To replace a blind rivet, you put the thin end of a new rivet in the tool (the thin end is called the mandrel) and press the wider tail end of the rivet into the hole. Hold the rivet tool firmly against the surface while squeezing the handle three or four times. This makes the rivet expand in the hole and eventually the mandrel snaps off, which tells you the job is done.

The video below is a quick demonstration of how easy it is to install a blind rivet.

Blind rivets and drill bitsAirstream uses a variety of pop rivets, but most are aluminum and most have 1/8” diameter body or 3/16” diameter body. You can find the basic type in hardware stores. There are also specialty rivets with extra-wide heads, used for belly pan repairs.
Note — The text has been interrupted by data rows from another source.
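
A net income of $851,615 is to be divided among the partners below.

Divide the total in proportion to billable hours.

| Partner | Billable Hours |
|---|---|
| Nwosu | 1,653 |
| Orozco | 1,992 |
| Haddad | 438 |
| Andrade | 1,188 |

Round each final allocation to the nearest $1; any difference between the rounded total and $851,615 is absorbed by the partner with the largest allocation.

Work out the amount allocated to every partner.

Combined billable hours = 5,271.
Proportional shares: Nwosu 1,653/5,271 × $851,615 = 267,068.79; Orozco 1,992/5,271 × $851,615 = 321,839.70; Haddad 438/5,271 × $851,615 = 70,765.96; Andrade 1,188/5,271 × $851,615 = 191,940.55.
Rounded to nearest $1: Nwosu $267,069; Orozco $321,840; Haddad $70,766; Andrade $191,941. Sum = $851,616.
Difference $851,615 − $851,616 = −$1 applied to largest allocation (Orozco): Orozco becomes $321,839.

Nwosu: $267,069 · Orozco: $321,839 · Haddad: $70,766 · Andrade: $191,941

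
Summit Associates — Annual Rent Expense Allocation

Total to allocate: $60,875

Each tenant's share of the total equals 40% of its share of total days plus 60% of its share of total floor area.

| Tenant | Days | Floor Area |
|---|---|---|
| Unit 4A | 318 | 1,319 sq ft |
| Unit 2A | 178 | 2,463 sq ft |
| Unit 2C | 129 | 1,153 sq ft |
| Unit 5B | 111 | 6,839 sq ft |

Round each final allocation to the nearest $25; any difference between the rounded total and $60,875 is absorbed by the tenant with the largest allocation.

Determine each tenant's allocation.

Unit 4A: $14,625; Unit 2A: $13,525; Unit 2C: $7,850; Unit 5B: $24,875

Totals — days 736, floor area 11,774.
Combined weights (40% days + 60% floor area): Unit 4A 0.2400; Unit 2A 0.2223; Unit 2C 0.1289; Unit 5B 0.4088.
Proportional shares: Unit 4A 14,612.56; Unit 2A 13,529.65; Unit 2C 7,844.67; Unit 5B 24,888.12.
After rounding ($25): Unit 4A $14,625; Unit 2A $13,525; Unit 2C $7,850; Unit 5B $24,900. Sum = $60,900.
Difference $60,875 − $60,900 = −$25 applied to largest allocation (Unit 5B): Unit 5B becomes $24,875.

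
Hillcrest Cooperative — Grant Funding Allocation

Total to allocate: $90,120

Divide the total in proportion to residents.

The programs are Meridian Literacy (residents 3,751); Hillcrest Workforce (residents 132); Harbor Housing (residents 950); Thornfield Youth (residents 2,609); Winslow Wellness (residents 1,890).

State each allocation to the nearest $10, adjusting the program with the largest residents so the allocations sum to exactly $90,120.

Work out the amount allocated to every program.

Meridian Literacy: $36,230 | Hillcrest Workforce: $1,270 | Harbor Housing: $9,170 | Thornfield Youth: $25,200 | Winslow Wellness: $18,250

Residents total: 9,332.
Pro-rata amounts: Meridian Literacy 3,751/9,332 × $90,120 = 36,223.76; Hillcrest Workforce 132/9,332 × $90,120 = 1,274.74; Harbor Housing 950/9,332 × $90,120 = 9,174.24; Thornfield Youth 2,609/9,332 × $90,120 = 25,195.36; Winslow Wellness 1,890/9,332 × $90,120 = 18,251.91.
After rounding ($10): Meridian Literacy $36,220; Hillcrest Workforce $1,270; Harbor Housing $9,170; Thornfield Youth $25,200; Winslow Wellness $18,250. Sum = $90,110.
Difference $90,120 − $90,110 = +$10 applied to largest residents (Meridian Literacy): Meridian Literacy becomes $36,230.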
It’s a good idea to have a few of those in your tool kit too. Check the Airstream Life Store for those, and for a good rivet tool.



Shave-head or “Olympic” rivets

These provide the same function as bucked rivets but have a major advantage: they can be fastened from the outside by one worker. This is really useful when an exterior body panel has to be replaced. To do that repair with bucked rivets would require removing the interior furniture and interior panel so that one worker can get access from the inside. This adds considerable expense to a repair, and so quite often owners (or their insurance companies) opt for a shave-head (often called “Olympic”) rivet instead.

The design of this rivet is clever. It is installed just like a blind rivet but when you squeeze the handle of the rivet tool, three legs of the rivet billow outward like petals of a flower, on the opposite side of the panel where you can’t see it. These three legs enable a strong bond—not as strong as a bucked rivet, but adequate for repairs and patches.

After a shave-head rivet is installed, it has an obvious bump in the center of the rivet head that doesn’t look as nice as a solid rivet. It’s a remnant of the rivet mandrel that broke off during installation, kind of like a belly button is a legacy of an umbilical cord. To make the rivet look just like a bucked rivet, there’s a tool called a “rivet shaver” which cuts off the bumpy part of the rivet stem and polishes the head so that it’s much harder to tell it was installed as a replacement. Now you know why these are called “shave-head rivets.”

Interestingly, current technology could allow Airstream to build aluminum trailers using only adhesives instead of rivets—but you probably wouldn’t want that. Rivets are more than just a way of fastening the metal together. They’re part of the “look” of an Airstream, thousands of little reminders of the strength and durability of your travel trailer, and a connection that reaches all the way back to the origins of Airstream in the 1930s.